Fever puerpérale
The fever puerpérale (of the Latin puer , child ) is an infectious illness, which occurs after a Accouchement or a miscarriage, especially if the expulsion of the Placenta were not complète.
This infection is caused by Bactérie S which penetrate in the Utérus, then gain the Péritoine and other abdominal bodies; it is accompanied by strong a Fièvre and in the absence of an effective cure evolves in the majority of the cases in a few weeks to a Septicémie mortal. At surviving sterility séquellaire is often observed.
Historic insight
In the traditional childbirth, such as it was practiced during centuries (birth at the house and assumption of responsibility by midwives), the fever puerpérale was relatively rare. It is only when one founded in the European big cities of the maternity homes (for example the Hôtel-Dieu of Paris to the XVIIe century) and that the childbirth was practiced by doctors, that the fever puerpérale became a complication frequent and dreaded. It is above all because the doctors were in contact with other patients and corpses and that one was unaware of the need for an effective disinfection: they thus transported on their hands and their instruments of the germs which penetrated in the genital ways of the women. In certain establishments it happened sometimes that two thirds of the women in labor died of this infection.It is the English doctor Thomas Willis which with the XVIIe century gave its name to the fever puerpérale.

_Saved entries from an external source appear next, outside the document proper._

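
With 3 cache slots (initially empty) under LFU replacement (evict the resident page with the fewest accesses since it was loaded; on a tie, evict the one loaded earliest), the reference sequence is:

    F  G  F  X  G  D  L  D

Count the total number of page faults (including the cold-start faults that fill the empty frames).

6

F → fault, frames [F]
G → fault, frames [F, G]
F → hit
X → fault, frames [F, G, X]
G → hit
D → fault, evict X, frames [F, G, D]
L → fault, evict D, frames [F, G, L]
D → fault, evict L, frames [F, G, D]
Page faults: 6.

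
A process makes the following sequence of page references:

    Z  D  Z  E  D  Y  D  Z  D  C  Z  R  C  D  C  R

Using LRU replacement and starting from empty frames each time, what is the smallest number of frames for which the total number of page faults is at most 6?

4

f=1: 16 faults
f=2: 12 faults
f=3: 8 faults
f=4: 6 faults
f=5: 6 faults
f=6: 6 faults
Smallest f with faults ≤ 6 is 4.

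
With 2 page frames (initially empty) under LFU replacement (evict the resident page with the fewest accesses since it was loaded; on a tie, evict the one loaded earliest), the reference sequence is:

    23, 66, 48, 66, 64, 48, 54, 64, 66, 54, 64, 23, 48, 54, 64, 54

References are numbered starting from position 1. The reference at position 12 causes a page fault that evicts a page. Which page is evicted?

pos 1: 23 → fault, frames [23]
pos 2: 66 → fault, frames [23, 66]
pos 3: 48 → fault, evict 23, frames [66, 48]
pos 4: 66 → hit
pos 5: 64 → fault, evict 48, frames [66, 64]
pos 6: 48 → fault, evict 64, frames [66, 48]
pos 7: 54 → fault, evict 48, frames [66, 54]
pos 8: 64 → fault, evict 54, frames [66, 64]
pos 9: 66 → hit
pos 10: 54 → fault, evict 64, frames [66, 54]
pos 11: 64 → fault, evict 54, frames [66, 64]
pos 12: 23 → fault, evict 64, frames [66, 23]
At position 12, page 64 is evicted.

64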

In 1795, Alexander Gordon of Aberdeen suggested that the fevers were the result of infectious process, and it was able to cure them, but it ran up against the incomprehension of its confrères.
In its turn, in the middle of the XIXe century Ignaz Semmelweis showed that it was necessary to accuse the bad conditions of Hygiène (in particular in the hospitals) as well as the lack of cleanliness of the doctors and the absence of disinfection. It described with precision the evolution of the disease. The women reached suffer initially from an high fever, with an intense thirst. Then the pulse weakens all while accelerating. A few days later appear on the skin of the spots of a purplished blue. The autopsy shows a general ignition of the bodies with everywhere of the purulent hearths. He also saw its conclusions turned into ridiculous and rejected by the Establishment médical.

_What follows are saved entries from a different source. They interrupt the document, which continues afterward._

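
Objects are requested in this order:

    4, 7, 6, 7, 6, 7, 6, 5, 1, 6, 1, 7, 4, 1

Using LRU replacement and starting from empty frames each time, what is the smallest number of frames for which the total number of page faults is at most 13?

f=1: 14 faults
f=2: 9 faults
f=3: 7 faults
f=4: 6 faults
f=5: 5 faults
Smallest f with faults ≤ 13 is 2.

2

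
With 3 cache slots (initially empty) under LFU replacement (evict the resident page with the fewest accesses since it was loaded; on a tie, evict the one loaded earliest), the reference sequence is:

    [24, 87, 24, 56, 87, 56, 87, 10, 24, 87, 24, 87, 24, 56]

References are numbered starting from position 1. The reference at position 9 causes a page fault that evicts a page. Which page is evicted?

10

pos 1: 24: miss, frames (24)
pos 2: 87: miss, frames (24 87)
pos 3: 24: hit
pos 4: 56: miss, frames (24 87 56)
pos 5: 87: hit
pos 6: 56: hit
pos 7: 87: hit
pos 8: 10: miss, evict 24, frames (87 56 10)
pos 9: 24: miss, evict 10, frames (87 56 24)
At position 9, page 10 is evicted.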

In 1879 Pasteur establishes the presence of the Streptocoque in the blood of the women reached of fever puerpérale. Its ideas ended up carrying it and, with the turning of the century, the antisepsy had gained cause.
Today the infections of the Post-partum are treated effectively with Antibiotique S.
List famous women deceased of fever puerpérale
- Marie de Montferrat (1192-1212) girl of Conrad de Montferrat, king de Jérusalem and wife of Jean de Brienne, by giving rise to Yolande of Jerusalem.
- the queen Jeanne Seymour third wife of Henry VIII, by giving rise to its only male heir the future Edouard VI.
- Mary Wollstonecraft, by giving rise to Mary Shelley.
- Isabelle de Gramont marries Duc of Gramont by giving rise to Antonia Corisande Élizabeth, future duchess of Clermont-Thunder.